MicroBatchWrite¶
MicroBatchWrite is a BatchWrite (Spark SQL) for WriteToDataSourceV2 logical operator in Micro-Batch Stream Processing.
WriteToMicroBatchDataSource
WriteToDataSourceV2 logical operator replaces WriteToMicroBatchDataSource logical operator at logical optimization (using V2Writes logical optimization).

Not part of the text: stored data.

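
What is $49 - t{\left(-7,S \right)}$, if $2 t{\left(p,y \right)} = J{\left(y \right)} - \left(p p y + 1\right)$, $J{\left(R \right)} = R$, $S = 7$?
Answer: $\frac{435}{2} \approx 217.5$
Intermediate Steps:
$t{\left(p,y \right)} = - \frac{1}{2} + \frac{y}{2} - \frac{y p^{2}}{2}$ ($t{\left(p,y \right)} = \frac{y - \left(p p y + 1\right)}{2} = \frac{y - \left(p^{2} y + 1\right)}{2} = \frac{y - \left(y p^{2} + 1\right)}{2} = \frac{y - \left(1 + y p^{2}\right)}{2} = \frac{-1 + y - y p^{2}}{2} = - \frac{1}{2} + \frac{y}{2} - \frac{y p^{2}}{2}$)
$49 - t{\left(-7,S \right)} = 49 - \left(- \frac{1}{2} + \frac{1}{2} \cdot 7 - \frac{7 \left(-7\right)^{2}}{2}\right) = 49 - \left(- \frac{1}{2} + \frac{7}{2} - \frac{7}{2} \cdot 49\right) = 49 - \left(- \frac{1}{2} + \frac{7}{2} - \frac{343}{2}\right) = 49 - - \frac{337}{2} = 49 + \frac{337}{2} = \frac{435}{2}$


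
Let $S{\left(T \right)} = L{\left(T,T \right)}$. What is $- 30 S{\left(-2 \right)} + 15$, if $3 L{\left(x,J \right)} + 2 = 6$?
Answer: $-25$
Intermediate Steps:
$L{\left(x,J \right)} = \frac{4}{3}$ ($L{\left(x,J \right)} = - \frac{2}{3} + \frac{1}{3} \cdot 6 = - \frac{2}{3} + 2 = \frac{4}{3}$)
$S{\left(T \right)} = \frac{4}{3}$
$- 30 S{\left(-2 \right)} + 15 = \left(-30\right) \frac{4}{3} + 15 = -40 + 15 = -25$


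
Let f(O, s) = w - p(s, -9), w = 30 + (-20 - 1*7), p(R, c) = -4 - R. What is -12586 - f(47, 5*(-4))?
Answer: -12573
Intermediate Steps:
w = 3 (w = 30 + (-20 - 7) = 30 - 27 = 3)
f(O, s) = 7 + s (f(O, s) = 3 - (-4 - s) = 3 + (4 + s) = 7 + s)
-12586 - f(47, 5*(-4)) = -12586 - (7 + 5*(-4)) = -12586 - (7 - 20) = -12586 - 1*(-13) = -12586 + 13 = -12573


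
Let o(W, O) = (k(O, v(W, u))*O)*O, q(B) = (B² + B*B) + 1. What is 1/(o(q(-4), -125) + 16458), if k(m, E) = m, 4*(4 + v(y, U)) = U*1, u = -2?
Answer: -1/1936667 ≈ -5.1635e-7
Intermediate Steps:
q(B) = 1 + 2*B² (q(B) = (B² + B²) + 1 = 2*B² + 1 = 1 + 2*B²)
v(y, U) = -4 + U/4 (v(y, U) = -4 + (U*1)/4 = -4 + U/4)
o(W, O) = O³ (o(W, O) = (O*O)*O = O²*O = O³)
1/(o(q(-4), -125) + 16458) = 1/((-125)³ + 16458) = 1/(-1953125 + 16458) = 1/(-1936667) = -1/1936667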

MicroBatchWrite is just a very thin wrapper over StreamingWrite and does nothing but delegates (relays) all the important execution-specific calls to it.
Creating Instance¶
MicroBatchWrite takes the following to be created:
- Epoch ID
- StreamingWrite
MicroBatchWrite is created when:
V2Writes(Spark SQL) logical optimization is requested to optimize a logical plan (with a WriteToMicroBatchDataSource)
Committing Writing Job¶
commit(
messages: Array[WriterCommitMessage]): Unit
commit is part of the BatchWrite (Spark SQL) abstraction.
commit requests the StreamingWrite to commit.
Creating DataWriterFactory for Batch Write¶
createBatchWriterFactory(
info: PhysicalWriteInfo): DataWriterFactory
createBatchWriterFactory is part of the BatchWrite (Spark SQL) abstraction.
createBatchWriterFactory requests the StreamingWrite to create a StreamingDataWriterFactory.
In the end, createBatchWriterFactory creates a MicroBatchWriterFactory (with the given epochId and the StreamingDataWriterFactory).